One fine day when as we topped a long climb and got this wonderful view of the Black Sea, a father and son stood under a tree, both waving branches at us. I was already to pass ‘em up when Marilyn screams, ‘ Those are branches filled with Black Heart Cherries, Bear!’ I slam the breaks and back. Sure enough . ..Cherries. Big, fat black as coal cherries! We buy baskets instead of branches. Marilyn doesn’t like cherry preserves, cherry pies, cherry cobblers of cherry upside down cake. But she’s a glutton for fresh ones. So I drive and she slides them in my mouth in small handfuls and after I suck and shew, I spit the seeds out the window like I’m a tail gunner again.

Oh, one last thing . . . Peaches! Be sure you got a hanky or a towel for the juice spurting out. And by the way, the roman Empire got their first cherry trees from Turkey.

‘Mexican roads are just as narrow, windy and mountainous, and there’s kids out on them. However, in most regions they’re selling ancient artifacts. Mayan deities, Aztec gods and goddesses, Olmec tiled inscriptions. It’s according to what part of the country you’re in. Now here’s the jolt. There’s no way you can date a clay artifact! If the kids find a mold, they fire up the clay, bury the statue for a couple of weeks and hawk it on the road. But also, if you take the time and walk the edges of the corn fields, you find real artifacts by the handfuls. The farmers say they’re good luck for the crops. So why can’t the kids do the same thing? They do. One of my friend’s sons found a unbroken statue about 18 inches high. It was real. The Aztec period. Worth about $20,000 in 1970! Appraised by the Mexican Govt.. Oh yeah, they said he couldn’t leave Mexico with it! Sure. Oh. In Mexico, the kids like to throw rocks at you if you don’t stop. And up in the Sonora Desert they sell caged birds. I got a short story coming on line about that.
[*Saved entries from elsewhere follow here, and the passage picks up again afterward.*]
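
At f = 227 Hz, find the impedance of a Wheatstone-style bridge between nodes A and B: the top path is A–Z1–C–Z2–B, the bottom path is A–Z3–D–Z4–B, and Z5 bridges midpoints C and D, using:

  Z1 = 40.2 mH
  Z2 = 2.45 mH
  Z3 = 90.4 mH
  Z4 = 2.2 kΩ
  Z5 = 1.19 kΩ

Step 1 — Angular frequency: ω = 2π·f = 2π·227 = 1426 rad/s.
Step 2 — Component impedances:
  Z1: Z = jωL = j·1426·0.0402 = 0 + j57.34 Ω
  Z2: Z = jωL = j·1426·0.00245 = 0 + j3.494 Ω
  Z3: Z = jωL = j·1426·0.0904 = 0 + j128.9 Ω
  Z4: Z = R = 2200 Ω
  Z5: Z = R = 1190 Ω
Step 3 — Bridge requires nodal analysis (the Z5 bridge couples midpoints C and D, so the two paths cannot be reduced to a simple series/parallel combination). Setting node B to ground and injecting 1 A at node A, the 3-node admittance system at A, C, D solves to V_A = Z_AB = 4.199 + j59.82 Ω = 59.96∠86.0° Ω.

Z = 4.199 + j59.82 Ω = 59.96∠86.0° Ω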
Morocco’s kids are selling asparagus! Fresh and green! Long and thick and as tender as a ripe plum oh I forgot! Plums in Turkey will tear your heart out! The Moroccan kids also hawk flowers, potatoes, and oranges in season. Their roads are slightly better because their former colonial masters, the French, like to speed. So you’re going a little faster, and not so good a target as in Mexico. And there’s one really bad thing about almost any African country. German tourists like to throw candy out the windows and see if they can hit the kids. So there’s this
pathetic scene with five or so kids in rags, begging you to throw candy at them. So it goes.

In South African nations, there’s loads of roadside markets. Some have a mile of stalls and they’re selling wood carvings, ethnic clothing, and cooked food. Stay clear of the last, even though it has this addictive aroma seeping into your noses.

South America’s roads are really in good shape, so you don’t see kids on the roads. But in the city you have to slow down. They run out at every red light and test your luggage racks and if they’re really locked. And if not, out comes a suitcase or two as you wait at a light or crawl along with the traffic. Keep your important stuff on you at all times in Peru. Kids along the roads in the Andean parts of S.A. are just waking, toting heavy bags or bundles. Barefoot, wrapped in old worn out blankets and chewing coca leaves which numb them and ward off the cold and pain. It ain’t nice, but as the CIA use to say back in the 60's and 70's, ‘ We have to be careful not to disrupt the national economies.’ Try the Indian markets. Once you get into Chile and Argentina, ‘ We do not have indigenous cultures any longer.